Theoretical solid state physics; statistical mechanics; mathematical physics.

As a seventh grader in prewar San Francisco, I was fortunate to experience "satori"; that the oxidation of hydrogen yields plain ordinary water, that the stars are suns, and that the universe is composed of a vast (but countable!) number of stars separated by vast (but measurable!) expanses of space and time. Since then, on the often frustrating journey through academic apprenticeship, my path was illuminated by the creations of Einstein and Dirac and, later, by the beautiful structure of quantum field theory and statistical mechanics; their siren song still holds sway over me.

Under ordinary conditions, there are only two types of "elementary" particles; fermions and bosons. The state representing any number of these can be readily constructed in terms of what are rather grandiloquently called creation and annihilation operators, which obey simple commutation and anticommutation relationships. Most particles of interest are composites of these elementary particles and exhibit boson or fermion properties depending upon the number of elementary fermions. However, their commutation or anticommutation properties are complex.

In particular, the Cooper pairs of superconductivity are nominal bosons. No one has been able to construct states with arbitrary numbers of composite and elementary particles such that they are mutually orthogonal and complete. Until this is accomplished, statistical mechanics and kinetic theory of systems with composite particles remain quasiphenomenological.

We have succeeded in constructing complete orthonormal states for a single-state boson (such as a Cooper pair), but there are inconsistencies which need to be resolved.
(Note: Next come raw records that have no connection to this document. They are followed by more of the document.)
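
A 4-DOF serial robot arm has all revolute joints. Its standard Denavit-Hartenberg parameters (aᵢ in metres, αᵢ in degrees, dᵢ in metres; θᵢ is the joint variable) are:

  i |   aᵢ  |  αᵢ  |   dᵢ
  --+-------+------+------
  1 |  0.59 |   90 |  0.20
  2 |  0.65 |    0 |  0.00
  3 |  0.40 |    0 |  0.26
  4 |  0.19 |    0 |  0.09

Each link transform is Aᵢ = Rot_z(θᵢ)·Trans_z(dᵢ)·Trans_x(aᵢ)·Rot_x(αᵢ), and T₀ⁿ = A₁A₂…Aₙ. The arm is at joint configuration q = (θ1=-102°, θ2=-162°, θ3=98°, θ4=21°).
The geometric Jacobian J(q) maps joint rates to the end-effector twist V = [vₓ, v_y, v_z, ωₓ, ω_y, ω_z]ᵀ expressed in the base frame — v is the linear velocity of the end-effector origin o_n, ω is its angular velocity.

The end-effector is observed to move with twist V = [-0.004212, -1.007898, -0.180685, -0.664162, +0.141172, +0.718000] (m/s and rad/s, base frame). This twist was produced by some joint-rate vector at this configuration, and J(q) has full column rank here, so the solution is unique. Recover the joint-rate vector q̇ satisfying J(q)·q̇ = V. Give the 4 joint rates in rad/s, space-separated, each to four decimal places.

o_n = [-0.4018, -0.2071, -0.4900]
J₁: ẑ×o_n = [0.2071, -0.4018, 0.0000], ω = ẑ
J2: z=[-0.9781, 0.2079, 0.0000] o=[-0.1227, -0.5771, 0.2000] → [-0.1435, -0.6749, -0.3039, -0.9781, 0.2079, 0.0000]
J3: z=[-0.9781, 0.2079, 0.0000] o=[0.0059, 0.0276, -0.0009] → [-0.1017, -0.4784, 0.3143, -0.9781, 0.2079, 0.0000]
J4: z=[-0.9781, 0.2079, 0.0000] o=[-0.2849, -0.0899, -0.3604] → [-0.0269, -0.1267, 0.1390, -0.9781, 0.2079, 0.0000]
q̇ = J⁺·V = [0.7180, 0.8250, 0.5150, -0.6610]

0.7180 0.8250 0.5150 -0.6610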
The extension to infinite numbers of momentum states (such as He4) is under study, as is the role of projection operators in quantum mechanics, in the field of mathematical physics.

In teaching I try to emulate my past instructors, who differed widely in temperament and style but were all intellectually demanding and expected, as a matter of course, that students would rise above themselves. Although officially retiring in 1995, I will continue to teach on a part-time basis for another two years.